Dezasseis milhões de passageiros, dos quais 10 milhões no serviço de alta velocidade e mais do que a duplicação da quota de mercado da ferrovia. Estas são algumas das projeções do estudo de procura para o projeto do TGV (sigla francesa para comboio de alta velocidade) no eixo Lisboa-Porto, contas que, no entanto, deixaram de fora alguns fatores que são potenciadores de tráfego.
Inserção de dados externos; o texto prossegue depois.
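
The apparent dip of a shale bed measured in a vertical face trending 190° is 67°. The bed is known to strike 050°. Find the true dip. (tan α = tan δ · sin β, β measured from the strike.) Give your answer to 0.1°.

β = acute angle between strike 050° and section 190° = 40°.
tan δ = tan α / sin β = tan 67° / sin 40° = 2.3559 / 0.6428 = 3.6651
δ = arctan(3.6651) = 74.74°

74.7°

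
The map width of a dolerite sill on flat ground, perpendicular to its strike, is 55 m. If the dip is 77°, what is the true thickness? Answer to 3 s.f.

True thickness t = w · sin(dip) = 55 × sin 77°
t = 55 × 0.9744 = 53.590 m

53.6 m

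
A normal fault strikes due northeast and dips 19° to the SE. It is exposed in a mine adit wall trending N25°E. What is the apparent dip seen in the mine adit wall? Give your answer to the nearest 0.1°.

6.7°

The section lies 20° from the strike.
tan(apparent dip) = tan 19° · sin 20° = 0.1178
apparent dip = arctan 0.1178 = 6.72°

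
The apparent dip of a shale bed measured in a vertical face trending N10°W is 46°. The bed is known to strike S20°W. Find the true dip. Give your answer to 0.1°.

β = acute angle between strike S20°W and section N10°W = 30°.
tan(true dip) = tan 46° / sin 30° = 2.0711
true dip = arctan 2.0711 = 64.23°

64.2°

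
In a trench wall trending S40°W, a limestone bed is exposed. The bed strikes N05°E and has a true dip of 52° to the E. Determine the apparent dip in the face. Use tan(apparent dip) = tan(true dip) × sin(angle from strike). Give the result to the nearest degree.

36°

The section lies 35° from the strike.
tan(apparent dip) = tan 52° · sin 35° = 0.7341
α = arctan(0.7341) = 36.28°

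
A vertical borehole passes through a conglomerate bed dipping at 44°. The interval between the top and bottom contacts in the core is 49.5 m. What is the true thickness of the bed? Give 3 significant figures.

True thickness t = h · cos(dip) = 49.5 × cos 44°
t = 49.5 × 0.7193 = 35.607 m

35.6 m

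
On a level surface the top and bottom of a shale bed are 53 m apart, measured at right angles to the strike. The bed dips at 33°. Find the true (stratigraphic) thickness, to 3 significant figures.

True thickness t = w · sin(dip) = 53 × sin 33°
t = 53 × 0.5446 = 28.866 m

28.9 m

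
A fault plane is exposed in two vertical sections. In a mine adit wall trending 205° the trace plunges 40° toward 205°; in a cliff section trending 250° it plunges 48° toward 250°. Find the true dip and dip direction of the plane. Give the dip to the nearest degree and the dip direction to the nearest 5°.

true dip 48°, dip direction 245°

Each apparent-dip line lies in the plane. As unit vectors (x east, y north, z up), v₁ plunges 40°→205° and v₂ plunges 48°→250°.
Cross product v₁ × v₂ gives the pole to the plane: n ∝ (-0.369, -0.164, 0.362).
True dip = arccos(n_z / |n|) = arccos(0.6683) = 48.1°.
Dip direction = atan2(-0.369, -0.164) = 246° (azimuth of n's horizontal projection).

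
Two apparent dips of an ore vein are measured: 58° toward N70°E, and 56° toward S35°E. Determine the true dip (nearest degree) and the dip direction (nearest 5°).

Represent each trace as a vector plunging at its apparent dip toward its trend (east-north-up frame): v₁ = (0.498, 0.181, -0.848), v₂ = (0.321, -0.458, -0.829).
n = v₁ × v₂ = (0.539, -0.141, 0.286) (taken with n_z > 0).
tan δ = √(n_x²+n_y²)/n_z = 0.557/0.286, so δ = 62.8°.
Dip direction = atan2(0.539, -0.141) = 105° (azimuth of n's horizontal projection).

true dip 63°, dip direction 105°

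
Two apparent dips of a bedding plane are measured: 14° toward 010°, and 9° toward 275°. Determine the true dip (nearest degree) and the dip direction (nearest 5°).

Represent each trace as a vector plunging at its apparent dip toward its trend (east-north-up frame): v₁ = (0.168, 0.956, -0.242), v₂ = (-0.984, 0.086, -0.156).
Cross product v₁ × v₂ gives the pole to the plane: n ∝ (-0.129, 0.264, 0.955).
tan δ = √(n_x²+n_y²)/n_z = 0.294/0.955, so δ = 17.1°.
Dip direction = atan2(-0.129, 0.264) = 334° (azimuth of n's horizontal projection).

true dip 17°, dip direction 335°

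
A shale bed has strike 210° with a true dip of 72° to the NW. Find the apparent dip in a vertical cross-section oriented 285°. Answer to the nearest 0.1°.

The strike is 210° and the section trends 285°; the acute angle between them is β = 75°.
tan(apparent dip) = tan 72° · sin 75° = 2.9728
apparent dip = arctan 2.9728 = 71.41°

71.4°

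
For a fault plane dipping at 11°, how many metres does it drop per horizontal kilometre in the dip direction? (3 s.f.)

drop per km = 1000 × tan 11° = 1000 × 0.1944

194 m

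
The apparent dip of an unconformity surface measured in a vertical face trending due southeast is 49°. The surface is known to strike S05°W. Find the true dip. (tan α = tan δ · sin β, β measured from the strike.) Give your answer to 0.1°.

The section is 50° from the strike.
tan(true dip) = tan 49° / sin 50° = 1.5017
δ = arctan(1.5017) = 56.34°

56.3°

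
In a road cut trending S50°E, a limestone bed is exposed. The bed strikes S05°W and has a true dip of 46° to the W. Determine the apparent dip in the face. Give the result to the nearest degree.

Angle between strike (S05°W) and section (S50°E): β = 55°.
tan(apparent dip) = tan 46° · sin 55° = 0.8483
apparent dip = arctan 0.8483 = 40.31°

40°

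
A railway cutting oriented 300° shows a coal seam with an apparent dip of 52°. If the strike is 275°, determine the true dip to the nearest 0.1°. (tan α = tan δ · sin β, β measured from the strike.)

71.7°

The section is 25° from the strike.
tan(true dip) = tan 52° / sin 25° = 3.0286
true dip = arctan 3.0286 = 71.73°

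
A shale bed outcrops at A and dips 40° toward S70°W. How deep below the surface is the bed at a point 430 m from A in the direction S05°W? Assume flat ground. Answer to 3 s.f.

The hole lies 65° from the dip direction, so the down-dip offset is 430 × cos 65° = 181.73 m.
Depth = down-dip offset × tan(dip) = 181.73 × tan 40° = 181.73 × 0.8391
Depth = 152.49 m

152 m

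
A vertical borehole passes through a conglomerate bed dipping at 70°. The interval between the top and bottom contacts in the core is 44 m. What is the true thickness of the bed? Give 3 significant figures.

True thickness t = h · cos(dip) = 44 × cos 70°
t = 44 × 0.3420 = 15.049 m

15.0 m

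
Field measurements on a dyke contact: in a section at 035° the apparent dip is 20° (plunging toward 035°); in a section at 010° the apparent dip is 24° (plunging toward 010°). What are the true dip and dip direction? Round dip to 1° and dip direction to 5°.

true dip 24°, dip direction 000°

The two traces are lines in the plane: v₁ = (sin 35°·cos 20°, cos 35°·cos 20°, −sin 20°), v₂ = (sin 10°·cos 24°, cos 10°·cos 24°, −sin 24°).
Cross product v₁ × v₂ gives the pole to the plane: n ∝ (-0.005, 0.165, 0.363).
Dip δ = arctan(|n_h|/n_z) = arctan(0.165/0.363) = 24.5°.
Dip direction = atan2(-0.005, 0.165) = 358° (azimuth of n's horizontal projection).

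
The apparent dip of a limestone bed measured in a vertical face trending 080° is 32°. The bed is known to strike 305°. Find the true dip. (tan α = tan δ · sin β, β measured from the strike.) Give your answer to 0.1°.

The section is 45° from the strike.
tan δ = tan α / sin β = tan 32° / sin 45° = 0.6249 / 0.7071 = 0.8837
true dip = arctan 0.8837 = 41.47°

41.5°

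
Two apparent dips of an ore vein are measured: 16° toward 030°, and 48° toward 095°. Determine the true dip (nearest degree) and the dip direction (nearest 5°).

true dip 48°, dip direction 105°

Each apparent-dip line lies in the plane. As unit vectors (x east, y north, z up), v₁ plunges 16°→030° and v₂ plunges 48°→095°.
The plane normal is n = v₁ × v₂ ∝ (0.635, -0.173, 0.583).
tan δ = √(n_x²+n_y²)/n_z = 0.658/0.583, so δ = 48.5°.
Dip direction = atan2(0.635, -0.173) = 105° (azimuth of n's horizontal projection).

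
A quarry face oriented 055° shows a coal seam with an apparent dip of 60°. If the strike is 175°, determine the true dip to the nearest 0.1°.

63.4°

The section is 60° from the strike.
tan δ = tan α / sin β = tan 60° / sin 60° = 1.7321 / 0.8660 = 2.0000
δ = arctan(2.0000) = 63.43°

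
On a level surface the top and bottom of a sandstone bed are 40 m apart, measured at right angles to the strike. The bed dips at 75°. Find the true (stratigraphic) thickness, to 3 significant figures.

True thickness t = w · sin(dip) = 40 × sin 75°
t = 40 × 0.9659 = 38.637 m

38.6 m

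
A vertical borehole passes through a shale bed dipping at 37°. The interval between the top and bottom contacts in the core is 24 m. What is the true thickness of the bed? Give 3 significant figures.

True thickness t = h · cos(dip) = 24 × cos 37°
t = 24 × 0.7986 = 19.167 m

19.2 m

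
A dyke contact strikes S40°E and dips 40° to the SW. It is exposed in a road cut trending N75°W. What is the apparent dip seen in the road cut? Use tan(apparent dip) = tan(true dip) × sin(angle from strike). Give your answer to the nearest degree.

Angle between strike (S40°E) and section (N75°W): β = 35°.
tan(apparent dip) = tan 40° · sin 35° = 0.4813
α = arctan(0.4813) = 25.70°

26°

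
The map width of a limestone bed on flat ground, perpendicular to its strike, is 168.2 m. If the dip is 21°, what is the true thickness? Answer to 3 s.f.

60.3 m

True thickness t = w · sin(dip) = 168.2 × sin 21°
t = 168.2 × 0.3584 = 60.277 m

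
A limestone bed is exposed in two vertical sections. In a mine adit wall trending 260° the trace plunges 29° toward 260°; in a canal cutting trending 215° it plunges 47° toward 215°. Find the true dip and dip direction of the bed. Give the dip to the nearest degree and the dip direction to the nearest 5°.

Represent each trace as a vector plunging at its apparent dip toward its trend (east-north-up frame): v₁ = (-0.861, -0.152, -0.485), v₂ = (-0.391, -0.559, -0.731).
n = v₁ × v₂ = (-0.160, -0.440, 0.422) (taken with n_z > 0).
Dip δ = arctan(|n_h|/n_z) = arctan(0.468/0.422) = 48.0°.
Dip direction = atan2(-0.160, -0.440) = 200° (azimuth of n's horizontal projection).

true dip 48°, dip direction 200°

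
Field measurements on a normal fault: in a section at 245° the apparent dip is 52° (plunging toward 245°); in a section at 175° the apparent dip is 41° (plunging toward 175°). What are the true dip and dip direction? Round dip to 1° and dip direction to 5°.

true dip 54°, dip direction 225°

Represent each trace as a vector plunging at its apparent dip toward its trend (east-north-up frame): v₁ = (-0.558, -0.260, -0.788), v₂ = (0.066, -0.752, -0.656).
The plane normal is n = v₁ × v₂ ∝ (-0.422, -0.418, 0.437).
tan δ = √(n_x²+n_y²)/n_z = 0.594/0.437, so δ = 53.7°.
Dip direction = azimuth of (n_x, n_y) = atan2(-0.422, -0.418) = 225°.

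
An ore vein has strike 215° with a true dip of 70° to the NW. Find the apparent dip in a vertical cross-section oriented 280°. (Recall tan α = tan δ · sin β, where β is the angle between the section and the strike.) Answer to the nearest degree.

The strike is 215° and the section trends 280°; the acute angle between them is β = 65°.
tan α = tan 70° × sin 65° = 2.7475 × 0.9063 = 2.4901
apparent dip = arctan 2.4901 = 68.12°

68°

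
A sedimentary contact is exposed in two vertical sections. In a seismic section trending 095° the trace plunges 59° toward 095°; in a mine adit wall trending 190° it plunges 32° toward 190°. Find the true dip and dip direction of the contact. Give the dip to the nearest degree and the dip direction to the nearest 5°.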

E um deles foi a solução para o novo aeroporto de Lisboa que, acreditam os autores do estudo realizado em 2023, terá impacto significativo no crescimento da procura.

O estudo da consultora TIS, a que o Observador teve acesso, refere que não contemplou a abertura de qualquer novo aeroporto adicional ao Humberto Delgado, reconhecendo que “as decisões que venham a ser assumidas sobre esta infraestrutura podem influenciar de modo significativo a procura de transporte ferroviário na ligação Lisboa-Porto”. Essa procura será “significativamente superior ao estimado no presente projeto” caso se opte por um novo aeroporto no Campo de Tiro de Alcochete. Apesar de mais afastada da nova linha, a opção Santarém (servida pela linha do Norte) também poderá influenciar a procura de serviços de alta velocidade.

Esta posição está alinhada com a preferência dada pela comissão técnica independente ao Campo de Tiro de Alcochete, solução apontada como a mais favorecida nos acessos ferroviários precisamente pela possibilidade de ligação direta à linha de alta velocidade. Ainda que esta ligação envolva a construção de uma nova infraestrutura.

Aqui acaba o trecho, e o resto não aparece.